On Friday, Elara Securities India downgraded Apollo Tyres Ltd (APTY:IN) stock. The firm shifted its recommendation from 'Reduce' to 'Sell', accompanied by a decrease in the price target to INR 442.00 from the previous INR 506.00. The downgrade is attributed to anticipated margin pressures and a delay in recovery, alongside concerns about market share loss.
The analyst from Elara Securities India provided a rationale for the downgrade, citing a pattern where tyre stock prices tend to peak around the same time as margin peaks. Following these peaks, margins generally experience sharp declines.
The current market situation reflects this trend, which has led to a significant cut in the forecasted earnings per share (EPS) for Apollo Tyres. Specifically, the EPS estimate for the fiscal year 2025 has been reduced by 25%, with a 9-13% decrease for the fiscal years 2026-2027.

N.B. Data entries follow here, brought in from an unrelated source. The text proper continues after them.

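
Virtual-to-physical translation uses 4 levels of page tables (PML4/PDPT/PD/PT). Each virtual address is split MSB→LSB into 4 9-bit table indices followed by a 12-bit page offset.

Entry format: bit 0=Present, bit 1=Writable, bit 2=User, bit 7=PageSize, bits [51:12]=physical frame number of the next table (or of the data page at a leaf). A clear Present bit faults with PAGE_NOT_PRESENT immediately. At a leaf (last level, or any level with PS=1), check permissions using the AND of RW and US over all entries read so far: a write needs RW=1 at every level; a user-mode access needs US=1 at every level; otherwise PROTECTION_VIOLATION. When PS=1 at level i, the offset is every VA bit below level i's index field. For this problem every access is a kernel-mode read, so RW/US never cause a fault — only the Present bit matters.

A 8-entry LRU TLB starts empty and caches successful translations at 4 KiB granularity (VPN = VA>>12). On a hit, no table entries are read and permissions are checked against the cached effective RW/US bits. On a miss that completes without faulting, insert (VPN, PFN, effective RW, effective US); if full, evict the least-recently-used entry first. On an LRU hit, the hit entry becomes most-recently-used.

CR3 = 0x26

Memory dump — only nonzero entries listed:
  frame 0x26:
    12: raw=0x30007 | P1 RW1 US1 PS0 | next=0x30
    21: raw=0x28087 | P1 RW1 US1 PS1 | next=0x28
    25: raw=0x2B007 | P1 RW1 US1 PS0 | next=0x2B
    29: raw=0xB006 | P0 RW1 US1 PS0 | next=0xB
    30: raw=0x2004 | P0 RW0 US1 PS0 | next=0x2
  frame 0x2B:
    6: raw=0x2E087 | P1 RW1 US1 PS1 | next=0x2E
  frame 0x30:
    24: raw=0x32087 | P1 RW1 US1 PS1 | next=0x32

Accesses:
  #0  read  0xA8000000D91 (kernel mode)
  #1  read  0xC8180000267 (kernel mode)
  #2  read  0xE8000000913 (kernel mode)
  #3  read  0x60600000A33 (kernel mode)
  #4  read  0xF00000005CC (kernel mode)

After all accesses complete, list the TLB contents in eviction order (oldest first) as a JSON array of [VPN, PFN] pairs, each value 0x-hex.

Walk each access:
#0 VA=0xA8000000D91 (r,kernel):
  L0: frame=0x26 idx=21 entry=0x28087 [P=1 RW=1 US=1 PS=1]
  ⇒ phys 0x28D91 (huge @L0)  [1 reads]
#1 VA=0xC8180000267 (r,kernel):
  L0: frame=0x26 idx=25 entry=0x2B007 [P=1 RW=1 US=1 PS=0]
  L1: frame=0x2B idx=6 entry=0x2E087 [P=1 RW=1 US=1 PS=1]
  ⇒ phys 0x2E267 (huge @L1)  [2 reads]
#2 VA=0xE8000000913 (r,kernel):
  L0: frame=0x26 idx=29 entry=0xB006 [P=0 RW=1 US=1 PS=0]
  ✗ PAGE_NOT_PRESENT  [1 reads]
#3 VA=0x60600000A33 (r,kernel):
  L0: frame=0x26 idx=12 entry=0x30007 [P=1 RW=1 US=1 PS=0]
  L1: frame=0x30 idx=24 entry=0x32087 [P=1 RW=1 US=1 PS=1]
  ⇒ phys 0x32A33 (huge @L1)  [2 reads]
#4 VA=0xF00000005CC (r,kernel):
  L0: frame=0x26 idx=30 entry=0x2004 [P=0 RW=0 US=1 PS=0]
  ✗ PAGE_NOT_PRESENT  [1 reads]

TLB: [["0xA8000000", "0x28"], ["0xC8180000", "0x2E"], ["0x60600000", "0x32"]]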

The lowered expectations for Apollo Tyres also extend to its projected earnings before interest, taxes, depreciation, and amortization (EBITDA) and profit after tax (PAT) compound annual growth rates (CAGRs).
The analyst predicts a modest 1% EBITDA CAGR and a 6% PAT CAGR over the fiscal years 2024-2027. These subdued growth rates further justify the decision to downgrade the stock rating.
In addition to the downgrade, the price target was adjusted based on a revised price-to-earnings (P/E) ratio. The new target is set using a 14 times multiple of the estimated P/E for September of the fiscal year 2026, which is a decrease from the previously used 15 times multiple.
This change reflects the analyst's expectations of a delayed margin recovery for Apollo Tyres and potential market share losses that could impact the company's financial performance.